分类专栏： Kafka Zookeeper 文章标签： kafka kafka集群搭建 zookeeper集群搭建 kafka入门 kafka原理

本文链接：https://blog.csdn.net/wen524/article/details/87916385

版权

Kafka 同时被 2 个专栏收录

2 篇文章 0 订阅

订阅专栏

Zookeeper

1 篇文章 0 订阅

订阅专栏

基本是官方文档翻译，不小心进来的请出门左转：kafka官方文档

Apache Kafka是什么？

Apache Kafka是一个分布式流处理平台

所以它至少具备流处理平台的三个核心能力：

流发布和订阅。类似于消息队列或企业消息系统
流持久化存储。以支持系统容错（fault-tolerant）
流处理。实时处理（as they occur）

Kafka 最常用的两种场景：

构建实时数据流管道，用于各系统数据集成。这一点与消息队列相似。
构建实时流处理应用，实时响应并转换数据流。这使得Kafka真正成为一个流处理平台

Kafka 核心API

以开发者的最简角度来看，Kafka的使用很简单，即四种API调用：

通过Producer API向Kafka发布数据。
通过Consumer API从Kafka读取数据。
通过Stream API进行流处理，将输入流经过处理后转换到输出流。
通过Connect API 与其他数据系统集成。

Topics&Logs

Kafka按topic来组织消息。生产者向特定的主题发布消息，消费者从特定的主题读取消息。

A topic is a category or feed name to which records are published

Kafka的Topic是多订阅者模式（multi-subscriber）的，每个topic都可以有0,1或多个消费者订阅消息。

Kafka使用分区日志（a partitioned log）来存储每个topic的消息。

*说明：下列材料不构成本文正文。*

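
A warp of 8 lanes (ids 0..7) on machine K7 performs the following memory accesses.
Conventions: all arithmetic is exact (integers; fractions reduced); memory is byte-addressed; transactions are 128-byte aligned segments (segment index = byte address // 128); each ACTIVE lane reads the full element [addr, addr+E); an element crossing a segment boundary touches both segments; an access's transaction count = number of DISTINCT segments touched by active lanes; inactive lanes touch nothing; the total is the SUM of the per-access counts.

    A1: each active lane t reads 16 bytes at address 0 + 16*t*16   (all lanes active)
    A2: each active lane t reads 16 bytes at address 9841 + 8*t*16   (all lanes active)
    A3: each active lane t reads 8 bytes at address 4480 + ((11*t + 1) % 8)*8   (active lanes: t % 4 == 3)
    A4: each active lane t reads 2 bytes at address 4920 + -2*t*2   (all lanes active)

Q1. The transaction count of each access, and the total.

A1: 8 transactions
A2: 9 transactions
A3: 1 transaction
A4: 1 transaction

Answer: 8,9,1,1; total 19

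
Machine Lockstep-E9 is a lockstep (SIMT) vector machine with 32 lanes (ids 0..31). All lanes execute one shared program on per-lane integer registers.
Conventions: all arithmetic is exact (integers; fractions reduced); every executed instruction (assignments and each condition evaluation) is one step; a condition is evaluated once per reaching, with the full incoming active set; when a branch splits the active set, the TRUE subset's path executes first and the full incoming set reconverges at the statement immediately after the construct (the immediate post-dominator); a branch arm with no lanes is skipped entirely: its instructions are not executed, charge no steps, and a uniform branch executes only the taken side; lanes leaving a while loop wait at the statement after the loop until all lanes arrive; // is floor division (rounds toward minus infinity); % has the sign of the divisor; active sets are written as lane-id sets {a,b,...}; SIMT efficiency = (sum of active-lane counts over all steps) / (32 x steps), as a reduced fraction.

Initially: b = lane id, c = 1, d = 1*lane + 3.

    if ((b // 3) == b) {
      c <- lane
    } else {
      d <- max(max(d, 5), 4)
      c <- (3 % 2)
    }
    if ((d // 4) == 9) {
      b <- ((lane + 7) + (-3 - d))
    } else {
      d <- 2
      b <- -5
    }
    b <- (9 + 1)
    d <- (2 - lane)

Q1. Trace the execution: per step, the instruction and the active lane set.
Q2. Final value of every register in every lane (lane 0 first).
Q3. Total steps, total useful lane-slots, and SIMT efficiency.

step 0: eval ((b // 3) == b)         {0,1,2,3,4,5,6,7,8,9,10,11,12,13,14,15,16,17,18,19,20,21,22,23,24,25,26,27,28,29,30,31}
step 1: c <- lane                    {0}
step 2: d <- max(max(d, 5), 4)       {1,2,3,4,5,6,7,8,9,10,11,12,13,14,15,16,17,18,19,20,21,22,23,24,25,26,27,28,29,30,31}
step 3: c <- (3 % 2)                 {1,2,3,4,5,6,7,8,9,10,11,12,13,14,15,16,17,18,19,20,21,22,23,24,25,26,27,28,29,30,31}
step 4: eval ((d // 4) == 9)         {0,1,2,3,4,5,6,7,8,9,10,11,12,13,14,15,16,17,18,19,20,21,22,23,24,25,26,27,28,29,30,31}
step 5: d <- 2                       {0,1,2,3,4,5,6,7,8,9,10,11,12,13,14,15,16,17,18,19,20,21,22,23,24,25,26,27,28,29,30,31}
step 6: b <- -5                      {0,1,2,3,4,5,6,7,8,9,10,11,12,13,14,15,16,17,18,19,20,21,22,23,24,25,26,27,28,29,30,31}
step 7: b <- (9 + 1)                 {0,1,2,3,4,5,6,7,8,9,10,11,12,13,14,15,16,17,18,19,20,21,22,23,24,25,26,27,28,29,30,31}
step 8: d <- (2 - lane)              {0,1,2,3,4,5,6,7,8,9,10,11,12,13,14,15,16,17,18,19,20,21,22,23,24,25,26,27,28,29,30,31}

Answer: 9 steps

b: 10,10,10,10,10,10,10,10,10,10,10,10,10,10,10,10,10,10,10,10,10,10,10,10,10,10,10,10,10,10,10,10
c: 0,1,1,1,1,1,1,1,1,1,1,1,1,1,1,1,1,1,1,1,1,1,1,1,1,1,1,1,1,1,1,1
d: 2,1,0,-1,-2,-3,-4,-5,-6,-7,-8,-9,-10,-11,-12,-13,-14,-15,-16,-17,-18,-19,-20,-21,-22,-23,-24,-25,-26,-27,-28,-29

steps = 9; useful = 255; efficiency = 255/288 = 85/96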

Each partition is an ordered, immutable sequence of records that is continually appended to—a structured commit log.

在这里插入图片描述
一个topic可以分成多个分区，每个分区对应一个log（structured commit log），它是有序的，不可修改只可追加的。

强烈推荐一篇文章，对理解Kafka为什么采用log存储消息具有很大帮助：Using logs to build a solid data infrastructure (or: why dual writes are a bad idea)

分区中的每条记录都赋予了一个唯一的序列号ID，叫做偏移（offset）。

注意：offset是基于partition的，所以kafka只能保证分区有序性，不能保证全局有序性。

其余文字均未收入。